Work to decommission and dismantle Arase Dam in Yatsushiro, Kumamoto Prefecture, has begun in the nation’s first-ever project to demolish a dam without constructing an alternative facility.

Decommissioning of the dam, which is operated by the Kumamoto prefectural government, started Saturday. It was prompted by local residents’ complaints that the dam worsened the water quality of the Kumagawa river, thereby harming fishery activities.

An increasing number of local residents along the river have voiced expectations that the removal of the dam will restore its clean water. However, it is uncertain whether their hopes will be fulfilled, as there are other dams and weirs both upstream and downstream.

Decommissioning will cost 8.8 billion yen and be completed over 5-1/2 years to March 2018. As this is the first project of its kind in the nation, much attention is focused on how the work will proceed.

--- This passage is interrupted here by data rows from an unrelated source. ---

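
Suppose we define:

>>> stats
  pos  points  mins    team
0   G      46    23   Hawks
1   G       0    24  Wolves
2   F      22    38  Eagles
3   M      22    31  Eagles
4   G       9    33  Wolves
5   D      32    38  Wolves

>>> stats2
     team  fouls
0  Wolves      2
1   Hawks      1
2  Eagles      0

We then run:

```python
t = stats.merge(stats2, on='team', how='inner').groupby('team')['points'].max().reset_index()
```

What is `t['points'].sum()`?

100

merge on 'team' (how='inner') → 6 rows:
  pos  points  mins    team  fouls
0   G      46    23   Hawks      1
1   G       0    24  Wolves      2
2   F      22    38  Eagles      0
3   M      22    31  Eagles      0
4   G       9    33  Wolves      2
5   D      32    38  Wolves      2
group by team, max of points:
team
Eagles    22
Hawks     46
Wolves    32
Name: points, dtype: int64
reset_index():
     team  points
0  Eagles      22
1   Hawks      46
2  Wolves      32
Hence 100.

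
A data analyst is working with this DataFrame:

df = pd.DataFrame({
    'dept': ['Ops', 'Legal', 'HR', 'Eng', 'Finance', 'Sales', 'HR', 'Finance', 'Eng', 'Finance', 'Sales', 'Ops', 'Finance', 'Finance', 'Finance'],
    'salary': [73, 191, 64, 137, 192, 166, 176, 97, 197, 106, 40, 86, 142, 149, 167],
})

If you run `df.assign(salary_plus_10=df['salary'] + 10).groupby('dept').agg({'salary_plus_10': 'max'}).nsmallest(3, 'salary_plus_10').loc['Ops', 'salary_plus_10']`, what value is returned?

add column salary_plus_10 = df['salary'] + 10:
       dept  salary  salary_plus_10
0       Ops      73              83
1     Legal     191             201
2        HR      64              74
3       Eng     137             147
4   Finance     192             202
5     Sales     166             176
6        HR     176             186
7   Finance      97             107
8       Eng     197             207
9   Finance     106             116
10    Sales      40              50
11      Ops      86              96
12  Finance     142             152
13  Finance     149             159
14  Finance     167             177
group by dept, max of salary_plus_10:
         salary_plus_10
dept                   
Eng                 207
Finance             202
HR                  186
Legal               201
Ops                  96
Sales               176
take 3 rows with smallest salary_plus_10:
       salary_plus_10
dept                 
Ops                96
Sales             176
HR                186
Finally, value at row 'Ops', column 'salary_plus_10' = 96.

96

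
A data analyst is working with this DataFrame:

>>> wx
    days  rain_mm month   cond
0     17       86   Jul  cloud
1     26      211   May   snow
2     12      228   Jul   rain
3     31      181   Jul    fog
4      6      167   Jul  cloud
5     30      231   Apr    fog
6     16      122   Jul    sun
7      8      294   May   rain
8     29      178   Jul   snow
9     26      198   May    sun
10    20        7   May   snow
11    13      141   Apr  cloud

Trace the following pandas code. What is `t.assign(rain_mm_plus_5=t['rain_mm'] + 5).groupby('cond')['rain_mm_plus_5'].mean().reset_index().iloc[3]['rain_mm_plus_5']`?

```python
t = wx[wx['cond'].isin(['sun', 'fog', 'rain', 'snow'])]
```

filter rows where cond in ['sun', 'fog', 'rain', 'snow']:
    days  rain_mm month  cond
1     26      211   May  snow
2     12      228   Jul  rain
3     31      181   Jul   fog
5     30      231   Apr   fog
6     16      122   Jul   sun
7      8      294   May  rain
8     29      178   Jul  snow
9     26      198   May   sun
10    20        7   May  snow
add column rain_mm_plus_5 = t['rain_mm'] + 5:
    days  rain_mm month  cond  rain_mm_plus_5
1     26      211   May  snow             216
2     12      228   Jul  rain             233
3     31      181   Jul   fog             186
5     30      231   Apr   fog             236
6     16      122   Jul   sun             127
7      8      294   May  rain             299
8     29      178   Jul  snow             183
9     26      198   May   sun             203
10    20        7   May  snow              12
group by cond, mean of rain_mm_plus_5:
cond
fog     211.0
rain    266.0
snow    137.0
sun     165.0
Name: rain_mm_plus_5, dtype: float64
reset_index():
   cond  rain_mm_plus_5
0   fog           211.0
1  rain           266.0
2  snow           137.0
3   sun           165.0
Taking the value at position 3, column 'rain_mm_plus_5' gives 165.0.

165.0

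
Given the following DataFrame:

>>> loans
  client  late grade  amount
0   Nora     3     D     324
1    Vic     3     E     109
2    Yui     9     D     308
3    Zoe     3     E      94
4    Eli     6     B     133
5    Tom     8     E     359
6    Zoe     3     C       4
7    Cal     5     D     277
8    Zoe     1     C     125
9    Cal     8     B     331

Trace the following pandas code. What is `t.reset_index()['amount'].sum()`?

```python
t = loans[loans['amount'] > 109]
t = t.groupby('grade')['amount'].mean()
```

1019.0

filter rows where amount > 109:
  client  late grade  amount
0   Nora     3     D     324
2    Yui     9     D     308
4    Eli     6     B     133
5    Tom     8     E     359
7    Cal     5     D     277
8    Zoe     1     C     125
9    Cal     8     B     331
group by grade, mean of amount:
grade
B    232.0
C    125.0
D    303.0
E    359.0
Name: amount, dtype: float64
reset_index():
  grade  amount
0     B   232.0
1     C   125.0
2     D   303.0
3     E   359.0
Taking the sum of column 'amount' gives 1019.0.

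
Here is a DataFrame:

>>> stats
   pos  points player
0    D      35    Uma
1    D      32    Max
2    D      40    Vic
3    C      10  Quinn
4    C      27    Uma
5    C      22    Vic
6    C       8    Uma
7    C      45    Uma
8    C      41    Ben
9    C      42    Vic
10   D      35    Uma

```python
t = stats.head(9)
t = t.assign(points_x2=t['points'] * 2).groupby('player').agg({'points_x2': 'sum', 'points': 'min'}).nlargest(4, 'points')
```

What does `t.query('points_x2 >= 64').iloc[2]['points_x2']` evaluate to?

124

take first 9 rows:
  pos  points player
0   D      35    Uma
1   D      32    Max
2   D      40    Vic
3   C      10  Quinn
4   C      27    Uma
5   C      22    Vic
6   C       8    Uma
7   C      45    Uma
8   C      41    Ben
add column points_x2 = t['points'] * 2:
  pos  points player  points_x2
0   D      35    Uma         70
1   D      32    Max         64
2   D      40    Vic         80
3   C      10  Quinn         20
4   C      27    Uma         54
5   C      22    Vic         44
6   C       8    Uma         16
7   C      45    Uma         90
8   C      41    Ben         82
group by player: sum(points_x2), min(points):
        points_x2  points
player                   
Ben            82      41
Max            64      32
Quinn          20      10
Uma           230       8
Vic           124      22
take 4 rows with largest points:
        points_x2  points
player                   
Ben            82      41
Max            64      32
Vic           124      22
Quinn          20      10
filter rows where points_x2 >= 64:
        points_x2  points
player                   
Ben            82      41
Max            64      32
Vic           124      22
Taking the value at position 2, column 'points_x2' gives 124.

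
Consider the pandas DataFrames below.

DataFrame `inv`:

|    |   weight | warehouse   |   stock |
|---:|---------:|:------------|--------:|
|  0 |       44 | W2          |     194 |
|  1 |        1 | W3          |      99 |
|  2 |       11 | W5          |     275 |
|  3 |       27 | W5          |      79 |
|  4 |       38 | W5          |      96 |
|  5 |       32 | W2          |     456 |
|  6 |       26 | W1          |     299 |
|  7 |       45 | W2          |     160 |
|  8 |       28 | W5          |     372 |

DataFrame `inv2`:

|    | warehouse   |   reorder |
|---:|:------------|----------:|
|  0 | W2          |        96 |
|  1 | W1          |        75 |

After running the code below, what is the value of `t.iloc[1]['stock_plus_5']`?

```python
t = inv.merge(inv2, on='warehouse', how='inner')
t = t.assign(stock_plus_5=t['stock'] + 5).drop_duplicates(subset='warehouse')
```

merge on 'warehouse' (how='inner') → 4 rows:
   weight warehouse  stock  reorder
0      44        W2    194       96
1      32        W2    456       96
2      26        W1    299       75
3      45        W2    160       96
add column stock_plus_5 = t['stock'] + 5:
   weight warehouse  stock  reorder  stock_plus_5
0      44        W2    194       96           199
1      32        W2    456       96           461
2      26        W1    299       75           304
3      45        W2    160       96           165
drop duplicate warehouse (keep=first):
   weight warehouse  stock  reorder  stock_plus_5
0      44        W2    194       96           199
2      26        W1    299       75           304
The value at position 1, column 'stock_plus_5' is 304.

304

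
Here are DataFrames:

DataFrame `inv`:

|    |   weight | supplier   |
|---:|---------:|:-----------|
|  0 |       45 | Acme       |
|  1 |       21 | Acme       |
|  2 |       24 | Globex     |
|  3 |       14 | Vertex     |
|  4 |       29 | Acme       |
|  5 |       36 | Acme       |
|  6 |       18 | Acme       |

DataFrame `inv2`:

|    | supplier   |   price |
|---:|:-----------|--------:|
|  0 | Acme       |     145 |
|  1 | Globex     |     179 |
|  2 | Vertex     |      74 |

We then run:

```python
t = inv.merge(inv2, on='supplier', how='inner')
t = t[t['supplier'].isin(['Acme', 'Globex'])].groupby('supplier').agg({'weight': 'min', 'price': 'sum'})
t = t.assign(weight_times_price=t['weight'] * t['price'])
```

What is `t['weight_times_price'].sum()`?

17346

merge on 'supplier' (how='inner') → 7 rows:
   weight supplier  price
0      45     Acme    145
1      21     Acme    145
2      24   Globex    179
3      14   Vertex     74
4      29     Acme    145
5      36     Acme    145
6      18     Acme    145
filter rows where supplier in ['Acme', 'Globex']:
   weight supplier  price
0      45     Acme    145
1      21     Acme    145
2      24   Globex    179
4      29     Acme    145
5      36     Acme    145
6      18     Acme    145
group by supplier: min(weight), sum(price):
          weight  price
supplier               
Acme          18    725
Globex        24    179
add column weight_times_price = t['weight'] * t['price']:
          weight  price  weight_times_price
supplier                                   
Acme          18    725               13050
Globex        24    179                4296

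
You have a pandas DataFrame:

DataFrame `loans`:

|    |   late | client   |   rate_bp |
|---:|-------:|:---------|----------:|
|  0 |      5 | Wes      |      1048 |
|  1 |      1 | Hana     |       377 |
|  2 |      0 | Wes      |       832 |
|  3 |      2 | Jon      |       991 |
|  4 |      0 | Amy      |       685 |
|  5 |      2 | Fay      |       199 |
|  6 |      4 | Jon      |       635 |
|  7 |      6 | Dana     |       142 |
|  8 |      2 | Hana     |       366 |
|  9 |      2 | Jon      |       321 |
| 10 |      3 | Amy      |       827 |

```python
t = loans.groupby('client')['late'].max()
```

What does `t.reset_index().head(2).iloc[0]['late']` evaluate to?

3

group by client, max of late:
client
Amy     3
Dana    6
Fay     2
Hana    2
Jon     4
Wes     5
Name: late, dtype: int64
reset_index():
  client  late
0    Amy     3
1   Dana     6
2    Fay     2
3   Hana     2
4    Jon     4
5    Wes     5
take first 2 rows:
  client  late
0    Amy     3
1   Dana     6
The value at position 0, column 'late' is 3.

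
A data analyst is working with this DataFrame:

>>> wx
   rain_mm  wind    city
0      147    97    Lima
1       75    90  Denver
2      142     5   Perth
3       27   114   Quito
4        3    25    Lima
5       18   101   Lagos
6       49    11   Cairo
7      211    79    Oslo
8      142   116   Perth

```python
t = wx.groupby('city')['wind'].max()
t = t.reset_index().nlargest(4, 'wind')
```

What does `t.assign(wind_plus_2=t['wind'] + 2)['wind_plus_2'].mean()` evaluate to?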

On Saturday, 10 workers closed both ends of the dam’s management bridge, which had been also used for residents’ daily traffic. The bridge will be widened for survey and construction vehicles, while the dam’s eight watergates and their pillars will be demolished in phases.

According to a fisheries cooperative headquartered in Yatsushiro, the waters near Arase Dam were once highly productive fishing sites where sweetfish swam up the river.

But catches shrank because sweetfish were blocked at the dam and gravel covered with bog moss, which is food for sweetfish and other fish, did not flow downstream.

Thus the fisheries co-op opposed the renewal of the prefectural government’s water-use rights, which had been held for the dam’s electric power generation, and finally forced the prefectural government to decommission and remove the dam.

Arase Dam was built midstream on the river in 1955 exclusively for power generation. The dam is 210 meters wide and 25 meters high, and can store up to 10.13 million cubic meters of water.

Residents living along the river have complained of the dam’s negative impact on the environment. In 2002, then Kumamoto Governor Yoshiko Shiotani announced the removal of the dam.

Current Governor Ikuo Kabashima overturned Shiotani’s decision at one point, citing the enormous costs of decommissioning, but decided in February 2010 to remove the dam because the prefectural government could not renew its water-use rights.